Me es cada vez más difícil mantener la noción del tiempo. Han pasado semanas desde que la escalera se hizo metálica y el frío cesó. Ahora en cambio tengo un calor inmenso, el hierro o lo que sea del techo y de las paredes me queman. Me siento como dentro de un bocadillo en el que yo soy el relleno, y sufro a cada movimiento que hago. De cuando en cuando me detengo y anoto cosas en los pocos folios que llevo en la cartera, que por fortuna todavía conservo conmigo. El pitido interior no ha cesado y me vuelve loco oírlo. He rezado, aunque no soy muy creyente, para que todo termine pronto, pero mis súplicas al parecer no llegan a su destinatario, nadie recibe mi mensaje de socorro. Al contrario, es como si el destino jugase conmigo haciéndome afrontar mil peligros y calamidades antes de darme muerte. Me pregunto aterrorizado cuál será la próxima tortura.

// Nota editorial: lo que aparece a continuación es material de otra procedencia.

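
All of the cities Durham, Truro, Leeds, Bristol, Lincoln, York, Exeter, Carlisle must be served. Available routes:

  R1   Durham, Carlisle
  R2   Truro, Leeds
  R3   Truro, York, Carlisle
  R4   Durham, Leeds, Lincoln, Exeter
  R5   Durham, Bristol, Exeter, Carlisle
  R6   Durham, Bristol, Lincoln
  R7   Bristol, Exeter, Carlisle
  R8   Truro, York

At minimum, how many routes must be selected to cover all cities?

3

R3, R4, R5 together cover {Durham, Truro, Leeds, Bristol, Lincoln, York, Exeter, Carlisle} — every city.
No 2 of the 8 routes cover everything (all 28 pairs fall short), so 3 is minimum.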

De repente me doy cuenta de que ha cesado el conducto espiral, y me veo arrastrándome por un largo pasadizo recto y llano. Es igual de estrecho y angosto, pero ya no me quema. Mi ansiedad crece y recorro a relativamente gran velocidad metros y metros, hasta que imperceptiblemente las paredes vuelven a ensancharse un poco. Puedo ponerme ya en pie y corro, corro hacia no sé dónde. La rampa de bajada me sorprende en pleno entusiasmo, y no tengo tiempo para frenar, y empiezo a rodar por ese tobogán descendente, y es infinita la caída, y aunque choco a menudo con los muros, no me hago daño, porque mi cuerpo no siente dolor, así que nada me detiene, ni siquiera cuando resurgen los peldaños punzantes.
Al fin me detengo en el descansillo de un piso cualquiera. Estoy extenuado. Miro al reloj y lo veo andar, marcando las cuatro y veinte. ¿De qué día? A través del hueco de la escalera percibo una ligera neblina y un rumor de voces. Me agarro al pasamanos y emprendo a pie el descenso, un poco decepcionado al saber que me hallo en el lugar de origen, pero también muy feliz por poder ponerme a salvo.
No tardo en ver numeración y puertas en los pisos. Treinta y siete, treinta y seis, los momentos malos van quedando atrás. Al llegar a la planta treinta distingo una puerta abierta y encuentro al hombre de la voz ronca, que me hace entrar. La habitación está bastante a oscuras, al parecer se ha ido la luz de nuevo, y oigo los gritos de algunos empleados que han quedado atrapados en el ascensor.
El de la voz ronca debe ser mi jefe. Me mira encolerizado mientras exhibe en su mano derecha un cuchillo. La puerta del despacho está ahora cerrada con llave; no hay escapatoria. Lo último que recuerdo es que me desmayo ...
Al abrir los ojos me encuentro en una habitación toda blanca, con una ventana que tiene vistas al campo. Junto a mi cama descubro a mi esposa, a mi hija y a su novio.
Me explican todo lo sucedido: cómo fui arrollado al tratar de subir por las escaleras, el golpe en la cabeza, el traslado al hospital, la inconsciencia durante más de una semana, la operación para extraer el coágulo de sangre. Pero entonces, ¿qué son esas hojas de papel escritas de mi puño y letra que he hallado en el fondo de mi cartera al volver a casa, qué significan esas marcas como cardenales que se esparcen por todo mi cuerpo, qué sentido tienen esas minúsculas rayas hechas con un bolígrafo en la pernera de uno de mis pantalones?
He vuelto varias veces a recorrer a pie la escalinata de las oficinas centrales tratando de hallar una explicación, pero por más que lo intento ya no hay más pisos, todo termina en el despacho del director, furioso por cierto por haberle tenido esperando tanto tiempo.